Doctor Who: 'The monsters fired my creative brain up'
- Published
The artist behind many pieces of classic Doctor Who artwork said it was watching the show as a child that "fired up my creative brain".
Colin Howard, from Norwich, created artwork for the show's VHS covers, magazines, comics and novels.
For the last 10 years, he has been living with multiple sclerosis (MS) and has now compiled a book as a "pictorial record" of his work.
The artist said drawing was always "a great creative, artistic escape".
Towards the end of the 1990s, digital artwork became more common on VHS and DVD covers - and Mr Howard moved into other work.
But he was able to return to the Doctor Who franchise to work on the releases of animated versions of lost episodes.
He said: "As a kid I always liked the Ray Harryhausen films, I had a thing about monsters.
"In Doctor Who almost every week there was a new monster to scare you as a child and it just fired my creative brain up.
"I used to love to sketch them down and do my own versions of them and it's just something that kept me very busy."
A book of his artwork comes out later this year and is named Timeslides, after an episode of the sci-fi sitcom Red Dwarf, which was another show he produced artwork for.

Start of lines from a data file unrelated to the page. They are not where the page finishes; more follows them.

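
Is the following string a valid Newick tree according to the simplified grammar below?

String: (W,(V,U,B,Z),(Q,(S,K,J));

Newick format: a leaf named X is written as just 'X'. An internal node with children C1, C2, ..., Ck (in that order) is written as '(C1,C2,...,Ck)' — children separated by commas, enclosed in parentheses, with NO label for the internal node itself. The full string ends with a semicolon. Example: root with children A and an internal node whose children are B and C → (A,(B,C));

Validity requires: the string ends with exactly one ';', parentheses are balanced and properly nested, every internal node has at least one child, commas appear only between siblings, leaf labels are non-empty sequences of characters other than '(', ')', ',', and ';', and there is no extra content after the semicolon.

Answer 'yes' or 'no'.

Answer: no

Derivation:
Input: (W,(V,U,B,Z),(Q,(S,K,J));
Paren balance: 4 '(' vs 3 ')' MISMATCH
Ends with single ';': True
Full parse: FAILS (expected , or ) at pos 24)
Valid: False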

He said he was surprised when fans got in touch to say "how much my art means to them, it is just something I never considered would be possible".
The artist said his MS diagnosis "originally wasn't such a problem".
"It mostly affected my legs - but I had a tingling sensation in my hands and low-level numbness," he said.
"That's increased more and more, my hand is shaking, it's getting more and more difficult to do intricate fine work, I'm dropping things a lot," he added.
Professional work had "gone out the window", he said, but he would continue to draw and paint.
When describing the condition, he recalls one Doctor Who episode he designed a VHS cover for - The Five Doctors.
After one of the Doctors is "scooped up by a time scoop", actor Peter Davison "clutches his chest and says 'part of me is ripped away like a melted iceberg'", he said.
"That's how MS feels. You're used to doing things and suddenly you can't anymore."